In Italy, women generally needed to stay at home, subservient to their fathers, then later their husbands or their brothers. They were generally denied educations, although during the Renaissance, some women did pursue studies (often with the blessing of their fathers).
Laura Cetera sparred with male thinkers of the time, and Isabella d’Este discussed the humanities with leading thinkers. Around this time, the “querelle des femmes”—or “the woman question”—emerged as a subject of continued debate. Christine de Pizan participated. Henry VIII’s first wife, Catherine of Aragon, had a book prepared for her daughter, the eventual Queen Mary I, which suggested women should not rule.

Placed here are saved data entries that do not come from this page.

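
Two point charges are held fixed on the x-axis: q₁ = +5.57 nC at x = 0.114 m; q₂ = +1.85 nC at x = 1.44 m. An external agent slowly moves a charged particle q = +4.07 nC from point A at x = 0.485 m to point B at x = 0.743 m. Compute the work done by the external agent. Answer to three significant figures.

-1.99×10⁻⁷ J

For quasistatic motion the external work equals the change in potential energy: W_ext = qΔV = q(V_B − V_A).
At A: distances to the source charges are 0.371 m, 0.955 m; V_A = Σ kqᵢ/rᵢ = 152 V.
At B: distances to the source charges are 0.629 m, 0.697 m; V_B = Σ kqᵢ/rᵢ = 103 V.
ΔV = V_B − V_A = -48.9 V.
W_ext = qΔV = (4.07×10⁻⁹ C)(-48.9 V) = -1.99×10⁻⁷ J.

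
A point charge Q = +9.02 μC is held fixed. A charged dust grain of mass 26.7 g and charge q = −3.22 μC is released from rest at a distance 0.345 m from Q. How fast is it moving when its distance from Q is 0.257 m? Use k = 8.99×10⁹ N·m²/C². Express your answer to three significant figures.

Only the electrostatic force acts, so mechanical energy is conserved: ½mv² = U₁ − U₂ = kQq(1/r₁ − 1/r₂).
U₁ − U₂ = (8.99×10⁹ N·m²/C²)(9.02×10⁻⁶ C)(-3.22×10⁻⁶ C)(1/0.345 − 1/0.257) = 0.259 J.
v = √(2·0.259/0.0267) = 4.41 m/s.

4.41 m/s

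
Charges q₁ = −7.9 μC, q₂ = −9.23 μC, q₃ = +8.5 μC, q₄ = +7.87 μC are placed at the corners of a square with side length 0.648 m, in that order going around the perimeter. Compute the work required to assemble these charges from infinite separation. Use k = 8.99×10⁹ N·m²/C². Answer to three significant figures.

-1.38 J

The assembly work is the sum of pairwise potential energies, U = Σ_{i<j} kqᵢqⱼ/rᵢⱼ.
The four side pairs have separation 0.648 m and the two diagonal pairs 0.916 m.
Summing all 6 pair terms gives U = -1.38 J.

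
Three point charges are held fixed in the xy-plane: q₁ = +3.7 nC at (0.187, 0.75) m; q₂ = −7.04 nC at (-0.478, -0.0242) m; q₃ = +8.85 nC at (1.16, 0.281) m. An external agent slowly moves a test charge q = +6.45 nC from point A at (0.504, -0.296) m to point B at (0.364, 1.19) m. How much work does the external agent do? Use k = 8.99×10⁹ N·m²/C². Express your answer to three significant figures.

For quasistatic motion the external work equals the change in potential energy: W_ext = qΔV = q(V_B − V_A).
At A: distances to the source charges are 1.09 m, 1.02 m, 0.874 m; V_A = Σ kqᵢ/rᵢ = 59.4 V.
At B: distances to the source charges are 0.474 m, 1.48 m, 1.21 m; V_B = Σ kqᵢ/rᵢ = 93.2 V.
ΔV = V_B − V_A = 33.8 V.
W_ext = qΔV = (6.45×10⁻⁹ C)(33.8 V) = 2.18×10⁻⁷ J.

2.18×10⁻⁷ J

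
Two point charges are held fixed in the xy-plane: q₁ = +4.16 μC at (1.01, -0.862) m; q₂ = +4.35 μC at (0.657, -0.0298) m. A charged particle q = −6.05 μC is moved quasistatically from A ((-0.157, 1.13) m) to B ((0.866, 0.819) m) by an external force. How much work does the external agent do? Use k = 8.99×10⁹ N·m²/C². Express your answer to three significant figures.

-0.140 J

For quasistatic motion the external work equals the change in potential energy: W_ext = qΔV = q(V_B − V_A).
At A: distances to the source charges are 2.31 m, 1.42 m; V_A = Σ kqᵢ/rᵢ = 4.38×10⁴ V.
At B: distances to the source charges are 1.69 m, 0.874 m; V_B = Σ kqᵢ/rᵢ = 6.69×10⁴ V.
ΔV = V_B − V_A = 2.31×10⁴ V.
W_ext = qΔV = (-6.05×10⁻⁶ C)(2.31×10⁴ V) = -0.140 J.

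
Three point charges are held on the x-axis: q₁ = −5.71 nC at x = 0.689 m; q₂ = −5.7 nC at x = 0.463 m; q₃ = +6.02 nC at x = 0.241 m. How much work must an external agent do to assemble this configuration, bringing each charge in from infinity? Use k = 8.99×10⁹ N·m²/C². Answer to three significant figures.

-7.85×10⁻⁷ J

The work to assemble the configuration equals its total potential energy, U = Σ kqᵢqⱼ/rᵢⱼ over all pairs.
Pair separations: r₁₂ = 0.226 m, r₁₃ = 0.448 m, r₂₃ = 0.222 m.
U = (1.29×10⁻⁶) + (-6.90×10⁻⁷) + (-1.39×10⁻⁶) = -7.85×10⁻⁷ J.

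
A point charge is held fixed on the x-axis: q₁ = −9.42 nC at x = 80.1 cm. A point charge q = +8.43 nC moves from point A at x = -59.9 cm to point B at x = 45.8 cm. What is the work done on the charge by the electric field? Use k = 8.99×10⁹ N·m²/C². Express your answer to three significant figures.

The work done by the electric force is W_field = −ΔU = −q(V_B − V_A) = q(V_A − V_B).
At A: distance to the source charge is 1.40 m; V_A = kq₁/r = -60.5 V.
At B: distance to the source charge is 0.343 m; V_B = kq₁/r = -247 V.
ΔV = V_B − V_A = -186 V.
W_field = −qΔV = −(8.43×10⁻⁹ C)(-186 V) = 1.57×10⁻⁶ J.

1.57×10⁻⁶ J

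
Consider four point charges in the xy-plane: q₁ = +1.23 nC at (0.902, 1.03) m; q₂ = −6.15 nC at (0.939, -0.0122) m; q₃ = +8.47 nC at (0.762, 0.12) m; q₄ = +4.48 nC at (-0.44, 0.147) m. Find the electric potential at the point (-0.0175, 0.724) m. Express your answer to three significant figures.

99.1 V

The total potential is the scalar sum of each charge's contribution, V = Σ kqᵢ/rᵢ.
Distances from the field point to each charge: r₁ = 0.969 m, r₂ = 1.21 m, r₃ = 0.986 m, r₄ = 0.715 m.
V = k[(1.23×10⁻⁹)/(0.969) + (-6.15×10⁻⁹)/(1.21) + (8.47×10⁻⁹)/(0.986) + (4.48×10⁻⁹)/(0.715)] = 99.1 V.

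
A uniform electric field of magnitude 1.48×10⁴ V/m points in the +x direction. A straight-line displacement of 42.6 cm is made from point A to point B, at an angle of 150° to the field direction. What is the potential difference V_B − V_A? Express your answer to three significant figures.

5460 V

Only the component of displacement along E changes the potential: ΔV = −E·d·cosθ.
ΔV = −(1.48×10⁴ V/m)(0.426 m)cos150° = 5460 V.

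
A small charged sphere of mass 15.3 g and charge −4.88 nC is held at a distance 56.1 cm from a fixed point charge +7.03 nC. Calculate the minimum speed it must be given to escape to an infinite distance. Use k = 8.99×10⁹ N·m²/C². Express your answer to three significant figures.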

A competing book so emerged, arguing the opposite. The debate continued, even after Elizabeth I, Mary’s half-sister, assumed the throne.
A Different Conception of Sexuality
Perhaps the most important thing to keep in mind here is that Renaissance people didn’t conceive of sexuality the same way we do. Their actions can best be described as “bisexual.” Most of the men I’ve mentioned had relationships with women at some point or another. Shakespeare was married and had a family. James definitely left heirs to the throne, and did King Louis XIII.
It’s very difficult to pin down identity then. Renaissance people didn’t conceive of a sexual identity the same way we do. They likely wouldn’t have described themselves as “gay” or “straight,” “homosexual” or “heterosexual.” They didn’t have these terms, and they didn’t necessarily think of their sexuality as an identity, per se, but more in terms of actions.
Thus we could call their actions “bisexual” and we can suggest there was “bisexual attraction,” but we can’t say King James was gay or straight. We can’t say King Louis XIII was bi. It’s an anachronism, attempting to apply identities to people who didn’t understand themselves in such a way.
What we can see from this, however, is that there has always been a wide range of sexual practices in human societies. The terminology and acceptability of these practices has also varied widely, between cultures and historical periods.
So, you want to write about male lovers in Renaissance Italy? Go for it. Just be careful not to apply modern understandings to your characters, and the historical record will be behind you the entire way.